Aucune responsabilité

Banni de Twitter, le président américain s'est servi du compte officiel de la Maison Blanche pour diffuser son message. Il n'y assume aucune responsabilité dans le déroulé des événements du 6 janvier. Plutôt, il assure que "ceux qui se sont engagés dans les attaques (...) seront traduits devant la justice".

"Aucun de mes partisans sincères ne pourrait cautionner la violence politique. Aucun de mes partisans sincères ne pourrait manquer de respect aux forces de l'ordre ou au grand drapeau américain. Aucun de mes partisans sincères ne pourrait menacer ou harceler leurs compatriotes", peut-on l'entendre dire.

Le matin du 6 janvier, Donald Trump avait harrangué une foule d'ardents soutiens et l'avait enjointe à "lutter farouchement" pour contester la victoire de Joe Biden, laquelle était sur le point d'être validée par le Congrès. Et ce, comme c'est le cas depuis deux mois, en avançant des théories infondées sur la légitimité de l'élection présidentielle de 2020.

Efforts de "censure"

Comme il l'a fait au lendemain de l'invasion du Capitole, le chef d'État sortant a affirmé qu'une nouvelle administration s'installerait bientôt à Washington D.C. Constatant que le pays traversait des moments "tendus et difficiles", Donald Trump a par ailleurs dénoncé "l'atteinte sans précédent à notre liberté d'expression dont nous avons été témoins ces derniers jours". Une allusion à la décision de Twitter et Facebook de bloquer ses comptes après les événements du 6 janvier.

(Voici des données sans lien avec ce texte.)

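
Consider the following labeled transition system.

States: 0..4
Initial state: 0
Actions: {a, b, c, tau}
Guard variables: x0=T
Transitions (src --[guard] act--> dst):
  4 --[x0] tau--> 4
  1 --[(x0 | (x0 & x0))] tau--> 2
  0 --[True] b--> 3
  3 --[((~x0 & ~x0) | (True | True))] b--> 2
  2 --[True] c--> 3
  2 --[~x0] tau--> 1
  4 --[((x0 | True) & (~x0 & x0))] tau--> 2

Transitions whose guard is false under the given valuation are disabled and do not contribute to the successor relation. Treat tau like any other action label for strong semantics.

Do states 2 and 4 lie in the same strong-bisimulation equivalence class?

Answer: NOT BISIMILAR

Trace:
Refine partition for ~:
  π0 = {{0,1,2,3,4}}
  π1 = {{0,3},{1,4},{2}}
  π2 = {{0},{1},{2},{3},{4}}
5 equivalence class(es) (converged in 3)
[2]={2}  [4]={4}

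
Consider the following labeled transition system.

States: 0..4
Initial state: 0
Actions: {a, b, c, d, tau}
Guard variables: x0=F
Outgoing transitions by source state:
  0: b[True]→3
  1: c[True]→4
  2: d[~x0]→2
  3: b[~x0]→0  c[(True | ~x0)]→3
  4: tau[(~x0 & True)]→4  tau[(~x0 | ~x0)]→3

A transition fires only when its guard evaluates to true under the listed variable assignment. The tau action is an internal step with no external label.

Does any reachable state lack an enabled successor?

Reachable = {0,3}
  0: b→3  [deg 1]
  3: b→0  c→3  [deg 2]

Answer: DEADLOCK-FREE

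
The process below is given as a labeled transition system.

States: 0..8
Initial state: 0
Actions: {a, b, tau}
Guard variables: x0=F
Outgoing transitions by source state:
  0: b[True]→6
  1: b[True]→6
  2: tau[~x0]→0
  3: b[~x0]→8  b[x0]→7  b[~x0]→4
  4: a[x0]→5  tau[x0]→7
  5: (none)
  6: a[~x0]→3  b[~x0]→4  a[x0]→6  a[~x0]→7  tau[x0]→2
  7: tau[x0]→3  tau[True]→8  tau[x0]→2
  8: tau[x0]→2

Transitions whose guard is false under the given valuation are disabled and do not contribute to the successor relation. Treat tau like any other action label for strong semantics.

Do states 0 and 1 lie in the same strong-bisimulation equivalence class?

Compute ~ classes (split until stable):
  P[0] = {{0,1,2,3,4,5,6,7,8}}
  P[1] = {{0,1,3},{2,7},{4,5,8},{6}}
  P[2] = {{0,1},{2},{3},{4,5,8},{6},{7}}
stable after 3 split(s): 6 block(s)
0∈{0,1}, 1∈{0,1}

Answer: BISIMILAR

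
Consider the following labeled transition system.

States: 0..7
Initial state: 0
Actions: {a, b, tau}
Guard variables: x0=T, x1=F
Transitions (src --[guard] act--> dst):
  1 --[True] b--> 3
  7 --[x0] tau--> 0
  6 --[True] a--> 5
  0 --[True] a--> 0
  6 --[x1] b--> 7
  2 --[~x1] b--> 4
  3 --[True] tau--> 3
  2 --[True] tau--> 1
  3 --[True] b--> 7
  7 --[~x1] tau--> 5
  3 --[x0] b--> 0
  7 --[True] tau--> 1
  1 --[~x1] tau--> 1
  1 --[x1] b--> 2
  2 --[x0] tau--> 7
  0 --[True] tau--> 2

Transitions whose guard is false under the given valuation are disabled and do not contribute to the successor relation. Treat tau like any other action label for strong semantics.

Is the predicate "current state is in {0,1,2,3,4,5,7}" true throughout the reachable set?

Answer: INVARIANT HOLDS

Working:
Allowed set {0,1,2,3,4,5,7}
R = {0,1,2,3,4,5,7}
  0: ok
  1: ok
  2: ok
  3: ok
  4: ok
  5: ok
  7: ok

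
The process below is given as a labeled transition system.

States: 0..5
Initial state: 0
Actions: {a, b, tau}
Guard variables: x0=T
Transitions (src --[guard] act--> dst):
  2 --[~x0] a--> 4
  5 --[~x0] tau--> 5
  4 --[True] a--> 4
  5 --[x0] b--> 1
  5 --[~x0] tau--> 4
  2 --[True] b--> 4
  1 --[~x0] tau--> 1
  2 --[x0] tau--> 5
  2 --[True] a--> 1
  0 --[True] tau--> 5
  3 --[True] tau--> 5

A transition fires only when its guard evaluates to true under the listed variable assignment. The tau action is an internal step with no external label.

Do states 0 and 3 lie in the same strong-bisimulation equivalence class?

Refine partition for ~:
  P[0] = {{0,1,2,3,4,5}}
  P[1] = {{0,3},{1},{2},{4},{5}}
Fixed point at round 2; 5 class(es).
class of 0: {0,3}; class of 3: {0,3}

Answer: BISIMILAR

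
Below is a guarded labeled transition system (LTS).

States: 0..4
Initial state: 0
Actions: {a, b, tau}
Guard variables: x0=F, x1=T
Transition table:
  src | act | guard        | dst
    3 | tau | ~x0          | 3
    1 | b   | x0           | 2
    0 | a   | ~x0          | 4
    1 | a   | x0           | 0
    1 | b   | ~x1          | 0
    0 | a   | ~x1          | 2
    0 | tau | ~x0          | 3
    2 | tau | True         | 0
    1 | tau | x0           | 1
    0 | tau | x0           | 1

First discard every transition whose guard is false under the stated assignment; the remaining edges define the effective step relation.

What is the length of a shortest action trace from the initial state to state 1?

Breadth-first toward 1:
  depth 0: {0}
  depth 1: {3,4}
1 never appears.

Answer: UNREACHABLE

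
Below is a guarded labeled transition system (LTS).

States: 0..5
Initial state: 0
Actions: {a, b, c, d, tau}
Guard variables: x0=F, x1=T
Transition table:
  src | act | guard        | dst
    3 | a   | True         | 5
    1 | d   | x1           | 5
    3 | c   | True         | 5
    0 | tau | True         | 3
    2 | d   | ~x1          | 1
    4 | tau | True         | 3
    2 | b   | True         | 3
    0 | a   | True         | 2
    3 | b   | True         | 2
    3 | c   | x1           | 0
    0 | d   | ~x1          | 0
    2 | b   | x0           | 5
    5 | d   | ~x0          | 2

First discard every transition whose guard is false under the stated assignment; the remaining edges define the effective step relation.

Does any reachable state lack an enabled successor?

R = {0,2,3,5}
  0: a→2  tau→3  [deg 2]
  2: b→3  [deg 1]
  3: a→5  b→2  c→0  c→5  [deg 4]
  5: d→2  [deg 1]

Answer: DEADLOCK-FREE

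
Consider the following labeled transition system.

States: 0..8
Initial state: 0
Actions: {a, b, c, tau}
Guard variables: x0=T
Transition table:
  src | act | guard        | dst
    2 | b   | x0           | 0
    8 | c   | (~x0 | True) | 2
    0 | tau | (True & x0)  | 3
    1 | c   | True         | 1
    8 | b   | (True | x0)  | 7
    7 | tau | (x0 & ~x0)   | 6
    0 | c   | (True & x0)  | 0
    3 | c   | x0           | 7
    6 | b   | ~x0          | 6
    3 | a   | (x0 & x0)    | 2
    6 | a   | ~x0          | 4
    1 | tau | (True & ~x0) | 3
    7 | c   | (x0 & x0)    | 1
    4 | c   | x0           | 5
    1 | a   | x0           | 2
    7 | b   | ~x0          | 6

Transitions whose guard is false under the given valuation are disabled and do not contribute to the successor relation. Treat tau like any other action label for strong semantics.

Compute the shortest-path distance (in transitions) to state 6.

Answer: UNREACHABLE

Working:
Breadth-first toward 6:
  depth 0: {0}
  depth 1: {3}
  depth 2: {2,7}
  depth 3: {1}
6 never appears.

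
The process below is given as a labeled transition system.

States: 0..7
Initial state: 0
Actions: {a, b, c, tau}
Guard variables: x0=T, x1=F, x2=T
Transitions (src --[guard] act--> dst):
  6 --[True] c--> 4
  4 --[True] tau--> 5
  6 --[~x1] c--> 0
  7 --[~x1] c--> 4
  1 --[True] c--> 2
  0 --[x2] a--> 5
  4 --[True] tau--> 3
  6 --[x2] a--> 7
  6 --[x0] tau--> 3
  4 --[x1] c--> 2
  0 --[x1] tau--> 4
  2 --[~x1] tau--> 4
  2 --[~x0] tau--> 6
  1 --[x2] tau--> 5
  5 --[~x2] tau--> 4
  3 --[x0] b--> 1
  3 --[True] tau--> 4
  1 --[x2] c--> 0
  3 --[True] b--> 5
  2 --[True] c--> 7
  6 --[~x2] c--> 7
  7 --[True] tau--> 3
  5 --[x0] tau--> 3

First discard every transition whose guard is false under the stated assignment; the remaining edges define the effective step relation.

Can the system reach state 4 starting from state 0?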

"Les efforts déployés pour censurer, révoquer ou mettre au ban nos compatriotes sont inacceptables", a-t-il lancé. "Ce dont nous avons besoin désormais est de s'écouter les uns et les autres, pas de se réduire au silence."

Cette déclaration survient à six jours de la passation des pouvoirs entre lui et Joe Biden. Le président républicain a d'ores et déjà fait savoir qu'il n'assisterait pas à la cérémonie d'inauguration de son successeur. À l'approche de cette date du 20 janvier, les autorités fédérales américaines nourrissent une crainte de nouvelles violences à travers le pays, de nombreux partisans de Donald Trump demeurant convaincus que les démocrates leur ont volé sa réélection.